Draw a scatter plot based on the 4th and 5th column in the DataFrame.

``````import matplotlib
%matplotlib inline

data.plot.scatter(x=3,y=4,c=6,colormap='cool')
``````

Output:

Extract the last column of the dataframe and store it in a pandas Series object named classes. Remove the last column from the dataframe. Count the number of data points that belong to each class.

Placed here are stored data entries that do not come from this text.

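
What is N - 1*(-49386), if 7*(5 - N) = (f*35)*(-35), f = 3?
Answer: 49916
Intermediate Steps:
N = 530 (N = 5 - 3*35*(-35)/7 = 5 - 15*(-35) = 5 - 1/7*(-3675) = 5 + 525 = 530)
N - 1*(-49386) = 530 - 1*(-49386) = 530 + 49386 = 49916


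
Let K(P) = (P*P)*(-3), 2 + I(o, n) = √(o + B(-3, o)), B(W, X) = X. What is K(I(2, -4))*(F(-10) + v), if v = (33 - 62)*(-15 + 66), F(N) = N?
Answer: 0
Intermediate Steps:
I(o, n) = -2 + √2*√o (I(o, n) = -2 + √(o + o) = -2 + √(2*o) = -2 + √2*√o)
K(P) = -3*P² (K(P) = P²*(-3) = -3*P²)
v = -1479 (v = -29*51 = -1479)
K(I(2, -4))*(F(-10) + v) = (-3*(-2 + √2*√2)²)*(-10 - 1479) = -3*(-2 + 2)²*(-1489) = -3*0²*(-1489) = -3*0*(-1489) = 0*(-1489) = 0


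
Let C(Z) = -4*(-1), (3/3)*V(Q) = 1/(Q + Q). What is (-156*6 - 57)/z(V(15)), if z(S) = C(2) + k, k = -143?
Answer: 993/139 ≈ 7.1439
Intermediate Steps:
V(Q) = 1/(2*Q) (V(Q) = 1/(Q + Q) = 1/(2*Q))
C(Z) = 4
z(S) = -139 (z(S) = 4 - 143 = -139)
(-156*6 - 57)/z(V(15)) = (-156*6 - 57)/(-139) = (-936 - 57)*(-1/139) = -993*(-1/139) = 993/139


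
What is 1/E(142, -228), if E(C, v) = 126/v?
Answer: -38/21 ≈ -1.8095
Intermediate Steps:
1/E(142, -228) = 1/(126/(-228)) = 1/(126*(-1/228)) = 1/(-21/38) = -38/21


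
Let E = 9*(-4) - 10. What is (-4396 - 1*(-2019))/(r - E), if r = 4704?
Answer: -2377/4750 ≈ -0.50042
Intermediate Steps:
E = -46 (E = -36 - 10 = -46)
(-4396 - 1*(-2019))/(r - E) = (-4396 - 1*(-2019))/(4704 - 1*(-46)) = (-4396 + 2019)/(4704 + 46) = -2377/4750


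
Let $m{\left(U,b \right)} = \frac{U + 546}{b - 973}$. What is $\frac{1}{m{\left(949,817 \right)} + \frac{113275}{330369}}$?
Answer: $- \frac{6708}{61985} \approx -0.10822$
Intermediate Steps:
$m{\left(U,b \right)} = \frac{546 + U}{-973 + b}$
$\frac{1}{m{\left(949,817 \right)} + \frac{113275}{330369}} = \frac{1}{\frac{546 + 949}{-973 + 817} + \frac{113275}{330369}} = \frac{1}{\frac{1}{-156} \cdot 1495 + 113275 \cdot \frac{1}{330369}} = \frac{1}{\left(- \frac{1}{156}\right) 1495 + \frac{575}{1677}} = \frac{1}{- \frac{115}{12} + \frac{575}{1677}} = \frac{1}{- \frac{61985}{6708}} = - \frac{6708}{61985}$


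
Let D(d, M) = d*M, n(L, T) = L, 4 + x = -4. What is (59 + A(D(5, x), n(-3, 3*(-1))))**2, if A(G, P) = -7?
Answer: 2704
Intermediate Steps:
x = -8 (x = -4 - 4 = -8)
D(d, M) = M*d
(59 + A(D(5, x), n(-3, 3*(-1))))**2 = (59 - 7)**2 = 52**2 = 2704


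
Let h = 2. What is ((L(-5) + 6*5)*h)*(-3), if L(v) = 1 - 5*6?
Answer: -6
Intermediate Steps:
L(v) = -29 (L(v) = 1 - 30 = -29)
((L(-5) + 6*5)*h)*(-3) = ((-29 + 6*5)*2)*(-3) = ((-29 + 30)*2)*(-3) = (1*2)*(-3) = 2*(-3) = -6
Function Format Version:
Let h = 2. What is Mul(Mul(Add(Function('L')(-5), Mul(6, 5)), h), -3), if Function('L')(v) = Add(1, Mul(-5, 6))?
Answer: -6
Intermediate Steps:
Function('L')(v) = -29 (Function('L')(v) = Add(1, -30) = -29)
Mul(Mul(Add(Function('L')(-5), Mul(6, 5)), h), -3) = Mul(Mul(Add(-29, Mul(6, 5)), 2), -3) = Mul(Mul(Add(-29, 30), 2), -3) = Mul(Mul(1, 2), -3) = Mul(2, -3) = -6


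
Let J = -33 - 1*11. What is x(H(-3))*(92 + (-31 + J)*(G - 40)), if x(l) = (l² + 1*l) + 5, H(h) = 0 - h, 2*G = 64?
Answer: 11764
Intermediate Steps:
G = 32 (G = (½)*64 = 32)
H(h) = -h
J = -44 (J = -33 - 11 = -44)
x(l) = 5 + l + l² (x(l) = (l² + l) + 5 = (l + l²) + 5 = 5 + l + l²)
x(H(-3))*(92 + (-31 + J)*(G - 40)) = (5 - 1*(-3) + (-1*(-3))²)*(92 + (-31 - 44)*(32 - 40)) = (5 + 3 + 3²)*(92 - 75*(-8)) = (5 + 3 + 9)*(92 + 600) = 17*692 = 11764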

You should also display the size of the remaining dataframe to prove that you have removed the last column.

``````classes = data[6]
data = data.drop(6,1)
print('Size of data:', data.shape)
print('Class distribution:')

print(classes.value_counts())
``````

Output:

``````Size of data: (200, 6)
Class distribution:
0    195
1      5
Name: 6, dtype: int64
``````

### Anomaly Detection using Isolation Forest

• Apply the isolaion forest method to detect outliers!!
``````from sklearn.ensemble import IsolationForest

clf = IsolationForest(n_estimators=200, max_samples=50, contamination=0.025, random_state=1)

clf.fit(data.values)
result = clf.predict(data.values)
result[result == 1] = 0
result[result == -1] = 1
result = pd.DataFrame(result, columns =['predicted'])
result
``````

Output:

Predicted
0 0
1 0
2 0
3 0
4 0
195 0
196 1
197 1
198 1
199 1

200 rows x 1 columns

Now lets check the accuracy as well as the confusion matrix of the prediction results compared to the real class of the data points

``````print('Accuracy =', accuracy_score(classes,result) )
cm = confusion_matrix(classes,result)
pd.DataFrame(cm)
``````

Output:

Accuracy = 0.99

0 1
0 194 1
1 1 4

Isolation Forest has a higher Accuracy!!!!!